Cover Your Walls With Martini Motorsport History: New Prints From Joel Clark Have Landed In The Shop
Joel Clark’s artwork has been a staple of the Petrolicious Shop for a few years now, so when we see his name in our inbox sharing something new we get pretty excited. On the one hand it’s always fun for us to offer more posters and prints with our readers who appreciate automotive decorations that go well beyond the fake-bullet-hole-ridden signs that say “[Manufacturer] Parking Only.” And on top of that, we’re usually keen to snag a few copies for ourselves—we vouch for everything in our shop, but everyone has their favorites and Joel’s output is consistently in that category.
His style is bold, colorful, almost cartoon-like in its contrast and saturation (the works are originally produced by layering pieces of vinyl on top of each other, with the prints made with fine art giclée on satin paper), and they are always proportionately perfect regardless of composition choices. Speaking of composition, these two Martini pieces are not the ones to get if you’re looking for a descriptive, full-car rendition of the Williams FW36 or the Alfa 155 DTM machine. They are tightly cropped, and the “faces” of the cars fall outside of the scope he’s chosen. In a sense this is very much in line with the Petrolicious mindset when it comes to classic car content: the stats and figures were published and written about dozens of years before our site came into being, so rather than retread the old ground we prefer to explore the more emotional, artistic side of the stories that these cars can continue telling to the world.
Each print is numbered and signed by the artist, and both are limited to 100 copies.

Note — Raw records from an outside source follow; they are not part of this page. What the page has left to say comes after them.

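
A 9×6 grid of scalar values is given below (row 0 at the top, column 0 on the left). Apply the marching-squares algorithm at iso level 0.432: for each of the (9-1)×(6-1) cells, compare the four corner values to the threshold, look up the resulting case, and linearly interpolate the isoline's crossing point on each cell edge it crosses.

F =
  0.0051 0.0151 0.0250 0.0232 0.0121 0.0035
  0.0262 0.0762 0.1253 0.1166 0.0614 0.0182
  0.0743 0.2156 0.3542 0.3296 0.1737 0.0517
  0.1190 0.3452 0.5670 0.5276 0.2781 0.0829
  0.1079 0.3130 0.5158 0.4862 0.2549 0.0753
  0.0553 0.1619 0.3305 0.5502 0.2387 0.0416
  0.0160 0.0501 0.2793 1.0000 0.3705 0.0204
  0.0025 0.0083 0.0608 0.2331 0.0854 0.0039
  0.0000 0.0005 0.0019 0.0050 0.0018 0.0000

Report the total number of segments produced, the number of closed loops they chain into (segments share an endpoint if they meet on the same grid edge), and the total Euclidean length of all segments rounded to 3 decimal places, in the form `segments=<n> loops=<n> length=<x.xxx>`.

segments=12 loops=1 length=11.285

cell (2,1): code 0100 → (2.366,2.000)–(3.000,1.391)
cell (2,2): code 1100 → (2.517,3.000)–(2.366,2.000)
cell (2,3): code 1000 → (3.000,3.383)–(2.517,3.000)
cell (3,1): code 0110 → (3.000,1.391)–(4.000,1.587)
cell (3,3): code 1001 → (4.000,3.234)–(3.000,3.383)
cell (4,1): code 0010 → (4.000,1.587)–(4.452,2.000)
cell (4,2): code 0111 → (4.452,2.000)–(5.000,2.462)
cell (4,3): code 1001 → (5.000,3.379)–(4.000,3.234)
cell (5,2): code 0110 → (5.000,2.462)–(6.000,2.212)
cell (5,3): code 1001 → (6.000,3.902)–(5.000,3.379)
cell (6,2): code 0010 → (6.000,2.212)–(6.741,3.000)
cell (6,3): code 0001 → (6.741,3.000)–(6.000,3.902)
total: 12 segments, chained into 1 closed loop(s), length Σ = 11.284666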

The FW36 was no world champ in 2014 when it raced at the hands of Bottas and Massa, but the drivers finished the season a solid 4th and 7th, respectively, and set a few fastest laps and pole position qualifying times in the process. In addition to being one of the consistent podium contenders throughout the season, the significance of the FW36 was the fact that it brought the stripes of Martini back into F1 after a lengthy absence—the last time a Martini livery graced a machine in the top rung of motorsport was in the mid 1970s when they paired with Brabham’s BT45s in 1976.
Everyone who loves the ’80s, touring car racing, or just plain old door-smacking, curb-hopping, spark-showering action will most likely associate the period with the E30 M3 and the 190E. But they were far from the only champs, and the era of DTM racing is so highly regarded in part because of the variety of manufacturers that competed and saw victory. Indeed, in the decade spanning 1985 to the end of 1994 (the last year of pure DTM, before it was merged into the ITC), six different marques saw themselves winning the season title: Volvo, BMW, Mercedes, Rover, Audi, and of course Alfa Corse. And while the M3 is often lauded as the high watermark, the Alfa team set the record for most wins in a single season in 1993 when Nicola Larini won 11 rounds out of the 20 (which excludes the non-points events at Donington that year).